La Escuela de Salud Pública Fairbanks de la Universidad de Indiana en Indianapolis ha publicado nuevos hallazgos sobre las tendencias de la obesidad infantil hasta 2024. El nuevo informe revela que, si bien el marcado aumento de las tasas de obesidad durante la pandemia se ha estabilizado, la prevalencia general sigue siendo significativamente más alta que antes de la COVID-19.
“Añadir un año más de datos fortalece nuestra capacidad para monitorear las tendencias y refuerza la urgencia de abordar la obesidad infantil”, afirmó Thomas Duszynski, profesor asistente de epidemiología en la Escuela de Salud Pública. “Los patrones que observamos, desde los niños pequeños que experimentan los mayores aumentos hasta los cambios en las categorías de peso, resaltan la complejidad de revertir los avances logrados durante la pandemia.”
Los hallazgos clave incluyen:
- La obesidad infantil experimentó un fuerte aumento en 2021, durante el punto álgido de la pandemia, con una prevalencia general en el centro de Indiana que aumentó un 38.5% entre el 1 de enero de 2014 y el 31 de diciembre de 2024. En 2024, la tasa general de obesidad fue del 21.6%.
- Los niños de 2 a 5 años experimentaron los mayores aumentos generales en la prevalencia de obesidad. Entre 2014 y 2024, las tasas de obesidad en este grupo de edad aumentaron un 81%, superando con creces los aumentos observados en niños mayores.
- Los condados de Boone y Hamilton tuvieron la prevalencia general de obesidad más baja en 2024, con un 12.8% y un 14.1% respectivamente, pero experimentaron algunos de los mayores aumentos porcentuales desde 2014.
- El condado de Marion, que tiene una población más grande y una gama más amplia de condiciones comunitarias, continúa mostrando una de las tasas generales más altas de prevalencia de obesidad infantil, con un 25.1%. El condado de Shelby tuvo una tasa del 25.2%, un aumento del 39.4% desde 2014. Estas diferencias reflejan variaciones en el acceso a la atención médica, los recursos del vecindario y los entornos de vida diarios.
Jump IN for Healthy Kids, que financió el estudio, trabaja con varios socios para liderar mejoras a nivel del sistema en la educación infantil temprana, las escuelas saludables y el acceso a alimentos saludables en todo Indianapolis y el centro de Indiana.
“Jump IN ha trabajado durante años para hacer posible este tipo de recopilación de datos continua”, dijo Julie Burns, directora ejecutiva de Jump IN for Healthy Kids. “Con datos consistentes y de alta calidad, podemos adaptar mejor las intervenciones, comprender a qué niños corren mayor riesgo y diseñar programas que respondan a los diferentes entornos donde los niños viven, aprenden y juegan.”

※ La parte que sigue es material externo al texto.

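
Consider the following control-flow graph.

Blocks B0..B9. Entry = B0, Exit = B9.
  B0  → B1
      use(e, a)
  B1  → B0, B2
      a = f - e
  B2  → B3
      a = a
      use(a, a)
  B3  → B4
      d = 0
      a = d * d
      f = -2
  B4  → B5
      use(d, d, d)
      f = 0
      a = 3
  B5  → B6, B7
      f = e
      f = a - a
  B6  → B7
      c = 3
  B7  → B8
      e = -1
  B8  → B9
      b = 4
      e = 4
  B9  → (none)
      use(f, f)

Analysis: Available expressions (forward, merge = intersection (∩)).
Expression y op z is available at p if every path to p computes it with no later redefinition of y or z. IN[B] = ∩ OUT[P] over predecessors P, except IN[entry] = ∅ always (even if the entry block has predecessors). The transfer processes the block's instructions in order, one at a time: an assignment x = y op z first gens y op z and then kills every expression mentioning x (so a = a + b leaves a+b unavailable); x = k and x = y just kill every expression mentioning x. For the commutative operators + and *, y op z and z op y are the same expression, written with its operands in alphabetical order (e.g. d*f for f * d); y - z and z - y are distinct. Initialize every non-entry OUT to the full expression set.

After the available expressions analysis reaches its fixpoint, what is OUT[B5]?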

Los hallazgos se basan en datos del Health Information Exchange de Indiana, que agrega datos medidos de altura y peso de los principales sistemas de salud, incluidos IU Health, Eskenazi Health, Ascension St. Vincent y Community Health Network.
El análisis se basa en más de 1.6 millones de encuentros de pacientes de 602,209 individuos únicos en todo el centro de Indiana, incluidos los condados de Boone, Hamilton, Hendricks, Marion, Hancock, Morgan, Johnson y Shelby. El estudio abarca ahora más de una década, desde el 1 de enero de 2014 hasta el 31 de diciembre de 2024.